Artif Organs. 2014 Aug;38(8):684-90. doi: 10.1111/aor.12337. Epub 2014 Jul 1.
Effective artificial oxygen carriers may offer a solution to tackling current transfusion medicine challenges such as blood shortages, red blood cell storage lesions, and transmission of emerging pathogens. These products, could provide additional therapeutic benefits besides oxygen delivery for an array of medical conditions. To meet these needs, we developed a hemoglobin (Hb)-based oxygen carrier, HemoTech, which utilizes the concept of pharmacologic cross-linking. It consists of purified bovine Hb cross-linked intramolecularly with open ring adenosine-5'-triphosphate (ATP) and intermolecularly with open ring adenosine, and conjugated with reduced glutathione (GSH). In this composition, ATP prevents Hb dimerization, and adenosine promotes formation of Hb polymers as well as counteracts the vasoconstrictive and pro-inflammatory properties of Hb via stimulation of adenosine receptors. ATP also serves as a regulator of vascular tone through activation of purinergic receptors. GSH blocks Hb's extravasation and glomerular filtration by lowering the isoelectric point, as well as shields heme from nitric oxide and reactive oxygen species. HemoTech and its manufacturing technology have been broadly tested, including viral and prion clearance validation studies and various nonclinical pharmacology, toxicology, genotoxicity, and efficacy tests. The clinical proof-of-concept was carried out in sickle cell anemia subjects. The preclinical and clinical studies indicate that HemoTech works as a physiologic oxygen carrier and has efficacy in treating: (i) acute blood loss anemia by providing a temporary oxygen bridge while stimulating an endogenous erythropoietic response; (ii) sickle cell disease by counteracting vaso-occlusive/inflammatory episodes and anemia; and (iii) ischemic vascular diseases particularly thrombotic and restenotic events. The pharmacologic cross-linking of Hb with ATP, adenosine, and GSH showed usefulness in designing an artificial oxygen carrier for multiple therapeutic indications.
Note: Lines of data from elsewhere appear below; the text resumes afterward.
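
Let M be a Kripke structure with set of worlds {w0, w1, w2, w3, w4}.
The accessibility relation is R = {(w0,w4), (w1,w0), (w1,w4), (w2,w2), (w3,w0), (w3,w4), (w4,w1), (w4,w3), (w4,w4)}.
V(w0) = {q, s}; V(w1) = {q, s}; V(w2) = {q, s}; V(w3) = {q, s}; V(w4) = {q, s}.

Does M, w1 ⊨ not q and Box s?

At w1: not q is false, Box s is true, so not q and Box s is false.
  At w1: Box s requires s at every successor {w0, w4}.
    At w0: s is true.
    At w4: s is true.
  So Box s is true at w1.

No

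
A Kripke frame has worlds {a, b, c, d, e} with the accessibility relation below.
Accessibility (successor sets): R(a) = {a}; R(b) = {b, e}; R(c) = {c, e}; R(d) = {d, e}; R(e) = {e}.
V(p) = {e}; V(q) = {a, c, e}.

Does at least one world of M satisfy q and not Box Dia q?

Let φ = q and not Box Dia q. Evaluate φ at each world:
  a (successors {a}): φ is false.
  b (successors {b, e}): φ is false.
  c (successors {c, e}): φ is false.
  d (successors {d, e}): φ is false.
  e (successors {e}): φ is false.
For instance, at a:
  At a: q is true, not Box Dia q is false, so q and not Box Dia q is false.
    At a: Box Dia q is true, so not Box Dia q is false.
      At a: Box Dia q requires Dia q at every successor {a}.
        At a: Dia q is true.
      So Box Dia q is true at a.

No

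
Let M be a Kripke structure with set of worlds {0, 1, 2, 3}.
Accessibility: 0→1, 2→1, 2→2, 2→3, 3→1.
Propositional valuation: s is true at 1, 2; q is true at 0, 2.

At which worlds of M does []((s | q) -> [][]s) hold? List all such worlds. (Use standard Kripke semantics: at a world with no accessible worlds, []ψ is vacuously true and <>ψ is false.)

Recall that []ψ holds at a world iff ψ holds at every accessible world, and <>ψ holds iff ψ holds at some accessible world.
Let φ = []((s | q) -> [][]s). Evaluate φ at each world:
  0 (successors {1}): φ is true.
  1 (successors ∅): φ is true.
  2 (successors {1, 2, 3}): φ is false.
  3 (successors {1}): φ is true.
For instance, at 3:
  At 3: []((s | q) -> [][]s) requires (s | q) -> [][]s at every successor {1}.
      At 1: s | q is true, [][]s is true, so (s | q) -> [][]s is true.
  So []((s | q) -> [][]s) is true at 3.
Satisfying worlds: {0, 1, 3}

0, 1, 3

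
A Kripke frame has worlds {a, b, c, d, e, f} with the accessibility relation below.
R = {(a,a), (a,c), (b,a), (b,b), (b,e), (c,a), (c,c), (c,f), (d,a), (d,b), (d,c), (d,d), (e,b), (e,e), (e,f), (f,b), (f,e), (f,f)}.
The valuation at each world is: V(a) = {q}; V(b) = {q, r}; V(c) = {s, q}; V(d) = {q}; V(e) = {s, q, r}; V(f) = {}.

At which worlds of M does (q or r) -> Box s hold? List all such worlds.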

有效的人工氧载体可能为应对当前输血医学面临的挑战提供解决方案,如血液短缺、红细胞储存损伤以及新兴病原体的传播。这些产品除了为一系列医疗状况提供氧气输送外,还可能带来额外的治疗益处。为满足这些需求,我们开发了一种基于血红蛋白(Hb)的氧载体HemoTech,它采用了药理学交联的概念。它由纯化的牛血红蛋白组成,分子内与开环腺苷-5'-三磷酸(ATP)交联,分子间与开环腺苷交联,并与还原型谷胱甘肽(GSH)共轭。在这种组合物中,ATP可防止血红蛋白二聚化,腺苷促进血红蛋白聚合物的形成,并通过刺激腺苷受体抵消血红蛋白的血管收缩和促炎特性。ATP还通过激活嘌呤能受体作为血管张力的调节剂。GSH通过降低等电点来阻止血红蛋白的外渗和肾小球滤过,并保护血红素免受一氧化氮和活性氧的影响。HemoTech及其制造技术已进行了广泛测试,包括病毒和朊病毒清除验证研究以及各种非临床药理学、毒理学、遗传毒性和疗效测试。临床概念验证在镰状细胞贫血患者中进行。临床前和临床研究表明,HemoTech作为一种生理性氧载体发挥作用,在治疗以下疾病方面具有疗效:(i)急性失血性贫血,通过提供临时氧桥同时刺激内源性红细胞生成反应;(ii)镰状细胞病,通过抵消血管闭塞/炎症发作和贫血;(iii)缺血性血管疾病,特别是血栓形成和再狭窄事件。血红蛋白与ATP、腺苷和GSH的药理学交联在设计用于多种治疗适应症的人工氧载体方面显示出实用性。